Nowadays, society has, and continues, to evolve in terms of reproductive health matters. For that reason, statements as the above mentioned belong in many cases to the past. Infertility is increasingly seen as a problem associated with teamwork in which both partners work to the common end, so why don’t we talk here about the influence that this mutual support has on the success of treatment?
Thanks to Assisted Reproductive Technologies (ART), many couples and single women are able to make their dream of becoming parents come true. However, both your physical self and mental state of mind may be compromised during any reproductive cycle.

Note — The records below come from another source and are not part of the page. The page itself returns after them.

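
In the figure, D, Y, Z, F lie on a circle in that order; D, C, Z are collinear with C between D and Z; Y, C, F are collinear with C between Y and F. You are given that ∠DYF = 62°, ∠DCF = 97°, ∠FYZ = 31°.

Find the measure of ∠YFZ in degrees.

∠YFZ = 35°

1. ∠DZF = 62°  [same arc DF]
2. ∠FCZ = 83°  [linear pair at C on DZ]
3. ∠YFZ = 35°  [△ZCF]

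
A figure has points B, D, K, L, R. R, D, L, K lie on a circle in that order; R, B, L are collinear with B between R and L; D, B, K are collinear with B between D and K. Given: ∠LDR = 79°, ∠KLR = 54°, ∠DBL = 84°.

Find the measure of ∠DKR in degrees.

∠DKR = 71°

1. ∠LKR = 101°  [cyclic RDLK, opposite ∠D+∠K]
2. ∠KRL = 25°  [△RLK]
3. ∠KBR = 84°  [vertical angles at B]
4. ∠DKR = 71°  [△RBK]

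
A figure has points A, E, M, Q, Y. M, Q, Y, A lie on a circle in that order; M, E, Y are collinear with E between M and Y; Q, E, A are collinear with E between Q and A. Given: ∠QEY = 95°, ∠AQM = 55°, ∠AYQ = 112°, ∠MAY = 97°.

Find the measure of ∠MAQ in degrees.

1. ∠AEM = 95°  [vertical angles at E]
2. ∠AYM = 55°  [same arc MA]
3. ∠AMY = 28°  [△MYA]
4. ∠MAQ = 57°  [△MEA]

∠MAQ = 57°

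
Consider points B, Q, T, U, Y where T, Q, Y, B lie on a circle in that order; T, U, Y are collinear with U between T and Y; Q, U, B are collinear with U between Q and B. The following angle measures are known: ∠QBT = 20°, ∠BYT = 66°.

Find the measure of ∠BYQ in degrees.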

This unavoidable price to pay must be weighed up and taken into account.
Generally speaking, men and women cope with infertility diagnosis in a different way. While women tend to share their feelings, a great percentage of men are usually more introverted, whoever the partner of the couple is the one having problems to conceive. This situation can be extrapolated to gay couples as well.
Ovarian stimulation may be a two-way thing
An ART cycle may cause physical weariness in the woman throughout time and it may grow exponentially if more than one cycle is required in order to achieve pregnancy. According to Dr Vernaeve from Eugin Clinic (Barcelona, Spain), the partner’s support and accompaniment is fundamental so that the woman cannot feel lonely during the process. Although she is the one who physically receives the medication, the treatment is a two-way thing at an emotional level. Thus, it is advisable for the man to be part of the process in every respect, i.e. both as regards the preparation and administration of the medication and as regards the time of the visit to the doctor and during any medical/surgical procedure needed if possible.
“It is essential to insure a fluid and close communication between the man and the woman”, explains Dolors Cirera, psychologist at Eugin. Professionals at Eugin agree to state that “it is not only very important at the beginning, but also at the end of the treatment to establish a cooperative relationship atmosphere, with or without children.
The environment has an influence
Research is now available that confirms that although being positive during a fertility treatment does not lead to better clinical outcome, it may be the main factor favouring the woman to feel supported in her weakest moments or when she feels lonely and not eager to continue with the treatment. In such cases, the partner’s attitude towards the challenging process of a reproductive cycle gives the woman the strength to move forward. Support from family and friends may be helpful too.
Creating a more favourable environment for pregnancy as well as having a partner who sees the assisted reproductive treatment as a common end will contribute to achieve the ultimate goal: a beautiful, healthy baby.